Dost ve kardeş Pakistan’ın Deniz Kuvvetlerini güçlendirmek için MİLGEM Projesi’ni tercih etmesini gurur vesilesi olarak nitelendiren Orgeneral Güler, “Harp gemisi inşası alanında sürdürmekte olduğumuz ortak gayret, Türk savunma sanayine duyulan güvenin ve Pakistan ile Türkiye arasındaki iş birliğinin en anlamlı göstergesidir.” dedi.
Bugün ilk kaynağı yapılacak MİLGEM Korveti’nin Pakistan’ın savunma ve güvenliğine önemli katkılar sağlayacağına yönelik inancını dile getiren Orgeneral Güler, şunları söyledi:
“Deniz Kuvvetleri Komutanlığımızın pek çok zaferi tarihe altın harflerle yazdıran kahraman komutan ve leventlerin taşıdığı inanç ve ruhla en modern deniz harp silah ve vasıtalarını öz kaynaklarımızla inşa etmek suretiyle denizcilikte en üstün eğitim seviyesine ulaşarak kendisine verilen görevleri bugüne kadar olduğu gibi bundan sonra da başarıyla yerine getireceğine, denizlerdeki Türk hak, alaka ve menfaatlerini koruyarak atalarımızdan aldığımız şerefli sancağı daha da yükseklere taşıyacağına olan inancımız tamdır.”
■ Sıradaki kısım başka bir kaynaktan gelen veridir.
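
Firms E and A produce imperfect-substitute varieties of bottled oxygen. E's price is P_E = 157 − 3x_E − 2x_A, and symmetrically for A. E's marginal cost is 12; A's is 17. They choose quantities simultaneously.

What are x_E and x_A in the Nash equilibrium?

Firm E's profit: π = x_E(157 − 3x_E − 2x_A) − 12x_E.
∂π/∂x_E = 145 − 6x_E − 2x_A = 0 ⇒ x_E = 145/6 − (1/3)x_A.
Similarly x_A = 70/3 − (1/3)x_E.
Plugging x_A into E's best response: x_E = 145/6 − (1/3)(70/3 − (1/3)x_E) ⇒ (8/9)x_E = 295/18, so x_E = 18.4375.
Then x_A = 70/3 − (1/3)·18.4375 = 17.1875.

18.4375, 17.1875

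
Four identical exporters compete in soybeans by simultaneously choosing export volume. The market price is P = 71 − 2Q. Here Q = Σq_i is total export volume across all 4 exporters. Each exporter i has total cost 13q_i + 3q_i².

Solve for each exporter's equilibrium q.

3.625

A representative exporter's profit is π_i = q_i(71 − 2Q) − 13q_i − 3q_i², with Q = q_i + Σ_{j≠i} q_j.
First-order condition: 58 − 10q_i − 2Σ_{j≠i} q_j = 0.
In a symmetric equilibrium every exporter chooses the same q, so Σ_{j≠i} q_j = 3q. The condition becomes 58 − 16q = 0, giving q = 58/16 = 3.625.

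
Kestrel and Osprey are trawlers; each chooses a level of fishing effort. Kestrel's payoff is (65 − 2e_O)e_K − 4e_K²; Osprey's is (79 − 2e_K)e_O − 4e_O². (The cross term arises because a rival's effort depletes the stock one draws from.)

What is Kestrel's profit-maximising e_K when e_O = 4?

7.125

Expanding Kestrel's payoff: 65e_K − 2e_Oe_K − 4e_K².
∂π/∂e_K = 65 − 2e_O − 8e_K = 0, so e_K = 8.125 − 0.25e_O.
At e_O = 4: e_K = 8.125 − 0.25·4 = 7.125.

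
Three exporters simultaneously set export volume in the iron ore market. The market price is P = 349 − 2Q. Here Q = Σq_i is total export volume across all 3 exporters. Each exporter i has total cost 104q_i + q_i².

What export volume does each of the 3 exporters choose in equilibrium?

A representative exporter's profit is π_i = q_i(349 − 2Q) − 104q_i − q_i², with Q = q_i + Σ_{j≠i} q_j.
First-order condition: 245 − 6q_i − 2Σ_{j≠i} q_j = 0.
In a symmetric equilibrium every exporter chooses the same q, so Σ_{j≠i} q_j = 2q. The condition becomes 245 − 10q = 0, giving q = 245/10 = 24.5.

24.5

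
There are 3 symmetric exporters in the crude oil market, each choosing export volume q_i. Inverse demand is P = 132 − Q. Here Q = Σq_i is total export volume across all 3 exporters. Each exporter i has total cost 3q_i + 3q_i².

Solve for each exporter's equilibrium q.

12.9

A representative exporter's profit is π_i = q_i(132 − Q) − 3q_i − 3q_i², with Q = q_i + Σ_{j≠i} q_j.
First-order condition: 129 − 8q_i − Σ_{j≠i} q_j = 0.
In a symmetric equilibrium every exporter chooses the same q, so Σ_{j≠i} q_j = 2q. The condition becomes 129 − 10q = 0, giving q = 129/10 = 12.9.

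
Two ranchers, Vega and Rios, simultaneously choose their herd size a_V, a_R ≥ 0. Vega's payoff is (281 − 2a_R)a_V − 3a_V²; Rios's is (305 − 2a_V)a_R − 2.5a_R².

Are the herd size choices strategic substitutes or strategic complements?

strategic substitutes

Expanding Vega's payoff: 281a_V − 2a_Ra_V − 3a_V².
∂π/∂a_V = 281 − 2a_R − 6a_V = 0, so a_V = 281/6 − (1/3)a_R.
The best-response slope da_V/da_R = −1/3 < 0: the reaction function is downward-sloping, so the choices are strategic substitutes.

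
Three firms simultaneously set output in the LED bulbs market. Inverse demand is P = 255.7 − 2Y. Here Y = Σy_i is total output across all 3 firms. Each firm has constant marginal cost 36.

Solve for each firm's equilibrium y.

27.4625

A representative firm's profit is π_i = y_i(255.7 − 2Y) − 36y_i, with Y = y_i + Σ_{j≠i} y_j.
First-order condition: 219.7 − 4y_i − 2Σ_{j≠i} y_j = 0.
In a symmetric equilibrium every firm chooses the same y, so Σ_{j≠i} y_j = 2y. The condition becomes 219.7 − 8y = 0, giving y = 219.7/8 = 27.4625.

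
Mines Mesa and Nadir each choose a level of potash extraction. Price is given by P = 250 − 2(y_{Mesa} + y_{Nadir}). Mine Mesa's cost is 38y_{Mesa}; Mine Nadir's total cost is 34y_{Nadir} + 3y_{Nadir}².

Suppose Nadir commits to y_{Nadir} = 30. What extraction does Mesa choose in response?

38

Mine Mesa's profit: π = y_{Mesa}(250 − 2(y_{Mesa} + y_{Nadir})) − 38y_{Mesa}.
∂π/∂y_{Mesa} = 212 − 4y_{Mesa} − 2y_{Nadir} = 0, so y_{Mesa} = 53 − 0.5y_{Nadir}.
At y_{Nadir} = 30: y_{Mesa} = 53 − 0.5·30 = 38.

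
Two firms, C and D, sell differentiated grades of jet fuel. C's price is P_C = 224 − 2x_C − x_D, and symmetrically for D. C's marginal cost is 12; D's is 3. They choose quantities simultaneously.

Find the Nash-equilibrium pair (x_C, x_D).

41.8, 44.8

Firm C's profit: π = x_C(224 − 2x_C − x_D) − 12x_C.
∂π/∂x_C = 212 − 4x_C − x_D = 0 ⇒ x_C = 53 − 0.25x_D.
Similarly x_D = 55.25 − 0.25x_C.
Solving the two reaction functions simultaneously: (1 − (−0.25)(−0.25))x_C = 53 − 0.25·55.25, so 0.9375x_C = 39.1875 and x_C = 41.8.
Then x_D = 55.25 − 0.25·41.8 = 44.8.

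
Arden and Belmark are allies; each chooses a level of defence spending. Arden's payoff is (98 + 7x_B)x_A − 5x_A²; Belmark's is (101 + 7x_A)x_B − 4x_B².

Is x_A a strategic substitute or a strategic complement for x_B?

strategic complements

Expanding Arden's payoff: 98x_A + 7x_Bx_A − 5x_A².
∂π/∂x_A = 98 + 7x_B − 10x_A = 0, so x_A = 9.8 + 0.7x_B.
The best-response slope dx_A/dx_B = 0.7 > 0: the reaction function is upward-sloping, so the choices are strategic complements.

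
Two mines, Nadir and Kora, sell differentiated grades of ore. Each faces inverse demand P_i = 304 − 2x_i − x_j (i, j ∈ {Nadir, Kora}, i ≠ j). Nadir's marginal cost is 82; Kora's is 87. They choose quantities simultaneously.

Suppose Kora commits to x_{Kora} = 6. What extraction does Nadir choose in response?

54

Mine Nadir's profit: π = x_{Nadir}(304 − 2x_{Nadir} − x_{Kora}) − 82x_{Nadir}.
∂π/∂x_{Nadir} = 222 − 4x_{Nadir} − x_{Kora} = 0 ⇒ x_{Nadir} = 55.5 − 0.25x_{Kora}.
At x_{Kora} = 6: x_{Nadir} = 55.5 − 0.25·6 = 54.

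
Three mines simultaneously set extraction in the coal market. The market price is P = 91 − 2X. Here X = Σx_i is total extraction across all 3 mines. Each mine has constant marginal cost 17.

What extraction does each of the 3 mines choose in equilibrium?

A representative mine's profit is π_i = x_i(91 − 2X) − 17x_i, with X = x_i + Σ_{j≠i} x_j.
First-order condition: 74 − 4x_i − 2Σ_{j≠i} x_j = 0.
Imposing symmetry (x_j = x for all j) turns Σ_{j≠i} x_j into 2x, so 74 = 8x and x = 9.25.

9.25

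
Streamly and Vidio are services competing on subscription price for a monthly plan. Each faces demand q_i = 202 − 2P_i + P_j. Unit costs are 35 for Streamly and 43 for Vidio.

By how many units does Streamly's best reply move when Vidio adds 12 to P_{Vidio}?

3

Streamly's profit: π = (P_{Streamly} − 35)(202 − 2P_{Streamly} + P_{Vidio}).
∂π/∂P_{Streamly} = 272 − 4P_{Streamly} + P_{Vidio} = 0 ⇒ P_{Streamly} = 68 + 0.25P_{Vidio}.
The reaction-function slope is 0.25, so a 12-unit rise in P_{Vidio} moves P_{Streamly} by 0.25 × 12 = 3. Streamly's best response rises — the actions are strategic complements.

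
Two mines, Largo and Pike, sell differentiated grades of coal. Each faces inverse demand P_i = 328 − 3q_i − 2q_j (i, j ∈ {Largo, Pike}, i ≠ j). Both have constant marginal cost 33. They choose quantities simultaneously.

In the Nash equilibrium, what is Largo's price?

Mine Largo's profit: π = q_{Largo}(328 − 3q_{Largo} − 2q_{Pike}) − 33q_{Largo}.
∂π/∂q_{Largo} = 295 − 6q_{Largo} − 2q_{Pike} = 0 ⇒ q_{Largo} = 295/6 − (1/3)q_{Pike}.
The game is symmetric, so in equilibrium q_{Pike} = q_{Largo}: the reaction function gives (4/3)q_{Largo} = 295/6, hence q_{Largo} = 36.875.
P_{Largo} = 328 − 3·36.875 − 2·36.875 = 143.625.

143.625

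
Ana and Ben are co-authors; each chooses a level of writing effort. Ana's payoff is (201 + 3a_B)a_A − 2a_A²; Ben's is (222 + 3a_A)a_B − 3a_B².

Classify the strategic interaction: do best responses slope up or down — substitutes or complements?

strategic complements

Expanding Ana's payoff: 201a_A + 3a_Ba_A − 2a_A².
∂π/∂a_A = 201 + 3a_B − 4a_A = 0, so a_A = 50.25 + 0.75a_B.
The best-response slope da_A/da_B = 0.75 > 0: the reaction function is upward-sloping, so the choices are strategic complements.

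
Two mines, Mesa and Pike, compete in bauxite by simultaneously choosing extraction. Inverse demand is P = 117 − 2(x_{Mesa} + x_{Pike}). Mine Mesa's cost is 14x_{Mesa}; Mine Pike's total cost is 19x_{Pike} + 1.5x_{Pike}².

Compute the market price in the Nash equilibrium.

Mine Mesa's profit: π = x_{Mesa}(117 − 2(x_{Mesa} + x_{Pike})) − 14x_{Mesa}.
∂π/∂x_{Mesa} = 103 − 4x_{Mesa} − 2x_{Pike} = 0, so x_{Mesa} = 25.75 − 0.5x_{Pike}.
For Pike: ∂π/∂x_{Pike} = 98 − 7x_{Pike} − 2x_{Mesa} = 0 ⇒ x_{Pike} = 14 − (2/7)x_{Mesa}.
Substituting the second reaction function into the first: x_{Mesa} = 25.75 − 0.5(14 − (2/7)x_{Mesa}), which gives (6/7)x_{Mesa} = 18.75 ⇒ x_{Mesa} = 21.875.
Then x_{Pike} = 14 − (2/7)·21.875 = 7.75.
Equilibrium price: P = 117 − 2·29.625 = 57.75.

57.75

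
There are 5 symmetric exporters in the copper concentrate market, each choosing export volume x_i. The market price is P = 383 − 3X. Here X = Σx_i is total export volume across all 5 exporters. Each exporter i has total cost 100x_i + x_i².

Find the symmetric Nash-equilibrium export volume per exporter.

A representative exporter's profit is π_i = x_i(383 − 3X) − 100x_i − x_i², with X = x_i + Σ_{j≠i} x_j.
First-order condition: 283 − 8x_i − 3Σ_{j≠i} x_j = 0.
With identical exporters, set every x_j = x: then 283 − 8x − 12x = 0, i.e. x = 283/20 = 14.15.

14.15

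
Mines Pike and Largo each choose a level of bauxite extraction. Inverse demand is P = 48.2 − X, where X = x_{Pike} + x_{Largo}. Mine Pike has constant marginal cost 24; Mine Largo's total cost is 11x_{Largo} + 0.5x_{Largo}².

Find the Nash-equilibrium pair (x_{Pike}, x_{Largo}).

7.08, 10.04

Mine Pike's profit: π = x_{Pike}(48.2 − (x_{Pike} + x_{Largo})) − 24x_{Pike}.
∂π/∂x_{Pike} = 24.2 − 2x_{Pike} − x_{Largo} = 0, so x_{Pike} = 12.1 − 0.5x_{Largo}.
For Largo: ∂π/∂x_{Largo} = 37.2 − 3x_{Largo} − x_{Pike} = 0 ⇒ x_{Largo} = 12.4 − (1/3)x_{Pike}.
Solving the two reaction functions simultaneously: (1 − (−0.5)(−1/3))x_{Pike} = 12.1 − 0.5·12.4, so (5/6)x_{Pike} = 5.9 and x_{Pike} = 7.08.
Then x_{Largo} = 12.4 − (1/3)·7.08 = 10.04.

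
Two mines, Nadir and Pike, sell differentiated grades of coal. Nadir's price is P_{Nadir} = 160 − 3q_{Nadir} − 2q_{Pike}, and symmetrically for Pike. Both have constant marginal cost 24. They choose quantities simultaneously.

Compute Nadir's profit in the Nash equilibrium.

Mine Nadir's profit: π = q_{Nadir}(160 − 3q_{Nadir} − 2q_{Pike}) − 24q_{Nadir}.
∂π/∂q_{Nadir} = 136 − 6q_{Nadir} − 2q_{Pike} = 0 ⇒ q_{Nadir} = 68/3 − (1/3)q_{Pike}.
By symmetry q_{Pike} = q_{Nadir}; substituting into the reaction function, (4/3)q_{Nadir} = 68/3 and q_{Nadir} = 17.
P_{Nadir} = 160 − 3·17 − 2·17 = 75.
Profit = (75 − 24)·17 = 867.

867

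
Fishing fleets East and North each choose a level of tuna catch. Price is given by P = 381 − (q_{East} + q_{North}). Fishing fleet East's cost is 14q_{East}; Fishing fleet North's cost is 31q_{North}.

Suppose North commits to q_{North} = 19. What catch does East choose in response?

174

Fishing fleet East's profit: π = q_{East}(381 − (q_{East} + q_{North})) − 14q_{East}.
∂π/∂q_{East} = 367 − 2q_{East} − q_{North} = 0, so q_{East} = 183.5 − 0.5q_{North}.
At q_{North} = 19: q_{East} = 183.5 − 0.5·19 = 174.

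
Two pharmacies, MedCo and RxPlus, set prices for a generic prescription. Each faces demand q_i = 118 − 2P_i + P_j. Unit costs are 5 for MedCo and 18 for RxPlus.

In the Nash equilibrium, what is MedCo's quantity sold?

MedCo's profit: π = (P_{MedCo} − 5)(118 − 2P_{MedCo} + P_{RxPlus}).
∂π/∂P_{MedCo} = 128 − 4P_{MedCo} + P_{RxPlus} = 0 ⇒ P_{MedCo} = 32 + 0.25P_{RxPlus}.
Similarly P_{RxPlus} = 38.5 + 0.25P_{MedCo}.
Substituting the second reaction function into the first: P_{MedCo} = 32 + 0.25(38.5 + 0.25P_{MedCo}), which gives 0.9375P_{MedCo} = 41.625 ⇒ P_{MedCo} = 44.4.
Then P_{RxPlus} = 38.5 + 0.25·44.4 = 49.6.
q_{MedCo} = 118 − 2·44.4 + 49.6 = 78.8.

78.8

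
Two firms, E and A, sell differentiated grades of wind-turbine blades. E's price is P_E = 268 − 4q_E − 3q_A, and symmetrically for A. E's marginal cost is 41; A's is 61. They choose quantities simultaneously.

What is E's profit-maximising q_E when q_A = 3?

27.25

Firm E's profit: π = q_E(268 − 4q_E − 3q_A) − 41q_E.
∂π/∂q_E = 227 − 8q_E − 3q_A = 0 ⇒ q_E = 28.375 − 0.375q_A.
At q_A = 3: q_E = 28.375 − 0.375·3 = 27.25.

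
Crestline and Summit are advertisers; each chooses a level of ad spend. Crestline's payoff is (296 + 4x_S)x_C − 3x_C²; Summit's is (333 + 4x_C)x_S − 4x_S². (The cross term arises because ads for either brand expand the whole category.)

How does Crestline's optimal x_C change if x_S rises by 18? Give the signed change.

12

Expanding Crestline's payoff: 296x_C + 4x_Sx_C − 3x_C².
∂π/∂x_C = 296 + 4x_S − 6x_C = 0, so x_C = 148/3 + (2/3)x_S.
The reaction-function slope is 2/3, so an 18-unit rise in x_S moves x_C by 2/3 × 18 = 12. Crestline's best response rises — the actions are strategic complements.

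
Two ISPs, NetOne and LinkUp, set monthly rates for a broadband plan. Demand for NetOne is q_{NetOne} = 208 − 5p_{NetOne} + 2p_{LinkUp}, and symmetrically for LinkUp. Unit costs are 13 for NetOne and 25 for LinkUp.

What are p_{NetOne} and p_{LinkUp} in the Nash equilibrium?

NetOne's profit: π = (p_{NetOne} − 13)(208 − 5p_{NetOne} + 2p_{LinkUp}).
∂π/∂p_{NetOne} = 273 − 10p_{NetOne} + 2p_{LinkUp} = 0 ⇒ p_{NetOne} = 27.3 + 0.2p_{LinkUp}.
Similarly p_{LinkUp} = 33.3 + 0.2p_{NetOne}.
Substituting the second reaction function into the first: p_{NetOne} = 27.3 + 0.2(33.3 + 0.2p_{NetOne}), which gives 0.96p_{NetOne} = 33.96 ⇒ p_{NetOne} = 35.375.
Then p_{LinkUp} = 33.3 + 0.2·35.375 = 40.375.

35.375, 40.375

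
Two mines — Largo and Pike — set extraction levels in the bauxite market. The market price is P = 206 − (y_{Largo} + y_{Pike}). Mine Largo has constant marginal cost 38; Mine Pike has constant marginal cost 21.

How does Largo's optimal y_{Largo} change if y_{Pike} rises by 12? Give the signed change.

Mine Largo's profit: π = y_{Largo}(206 − (y_{Largo} + y_{Pike})) − 38y_{Largo}.
∂π/∂y_{Largo} = 168 − 2y_{Largo} − y_{Pike} = 0, so y_{Largo} = 84 − 0.5y_{Pike}.
The reaction-function slope is −0.5, so a 12-unit rise in y_{Pike} moves y_{Largo} by −0.5 × 12 = −6. Largo's best response falls — the actions are strategic substitutes.

-6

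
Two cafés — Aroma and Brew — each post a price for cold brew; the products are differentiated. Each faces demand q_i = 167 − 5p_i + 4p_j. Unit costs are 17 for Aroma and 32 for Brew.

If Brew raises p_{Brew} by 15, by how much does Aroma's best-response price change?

6

Aroma's profit: π = (p_{Aroma} − 17)(167 − 5p_{Aroma} + 4p_{Brew}).
∂π/∂p_{Aroma} = 252 − 10p_{Aroma} + 4p_{Brew} = 0 ⇒ p_{Aroma} = 25.2 + 0.4p_{Brew}.
The reaction-function slope is 0.4, so a 15-unit rise in p_{Brew} moves p_{Aroma} by 0.4 × 15 = 6. Aroma's best response rises — the actions are strategic complements.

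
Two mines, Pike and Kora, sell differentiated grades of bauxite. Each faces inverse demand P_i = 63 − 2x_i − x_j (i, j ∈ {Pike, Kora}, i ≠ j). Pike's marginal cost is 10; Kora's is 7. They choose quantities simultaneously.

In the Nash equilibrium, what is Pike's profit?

Mine Pike's profit: π = x_{Pike}(63 − 2x_{Pike} − x_{Kora}) − 10x_{Pike}.
∂π/∂x_{Pike} = 53 − 4x_{Pike} − x_{Kora} = 0 ⇒ x_{Pike} = 13.25 − 0.25x_{Kora}.
Similarly x_{Kora} = 14 − 0.25x_{Pike}.
Solving the two reaction functions simultaneously: (1 − (−0.25)(−0.25))x_{Pike} = 13.25 − 0.25·14, so 0.9375x_{Pike} = 9.75 and x_{Pike} = 10.4.
Then x_{Kora} = 14 − 0.25·10.4 = 11.4.
P_{Pike} = 63 − 2·10.4 − 11.4 = 30.8.
Profit = (30.8 − 10)·10.4 = 216.32.

216.32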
Projelerde çalışan ve katkısı olanları tebrik eden Orgeneral Güler, “Bu vesileyle Deniz Kuvvetleri Komutanlığımızın başarı çıtasını daha yükseklere taşımak için büyük bir gayret ve özveriyle çalışan başta Sayın Deniz Kuvvetleri Komutanımız olmak üzere tüm seçkin personelini kutluyor, İstanbul Fırkateyni’nin ilerideki hizmetleriyle Türk Silahlı Kuvvetlerinin gücüne güç katmasını temenni ediyor, dost ve kardeş ülke Pakistan’ın MİLGEM Projesi kapsamında ilk kaynağını atacağımız korvetinin en kısa zamanda suya indirilerek kendi donanmalarına katılmasını ve başarılı görevler icra etmesini diliyorum. TSK ve onun ayrılmaz bir parçası olan Deniz Kuvvetlerimizin bugünkü seviyesine gelmesinde desteğinizi hiçbir zaman esirgemeyerek bu anlamlı günde töreni teşriflerinizle bizleri onurlandırdığınız için zatıalinize bir kez daha şükranlarımı arz ediyorum. Bu duygu ve düşüncelerle ebedî Başkomutanımız Gazi Mustafa Kemal Atatürk’ü, onun kahraman silah arkadaşlarını, ülkemizin bağımsızlığı ve bölünmez bütünlüğü için canlarını seve seve feda eden aziz şehitlerimizi bir kez daha minnet ve rahmetle, kahraman gazilerimizi ve şehit ailelerimizi şükranla anıyorum.”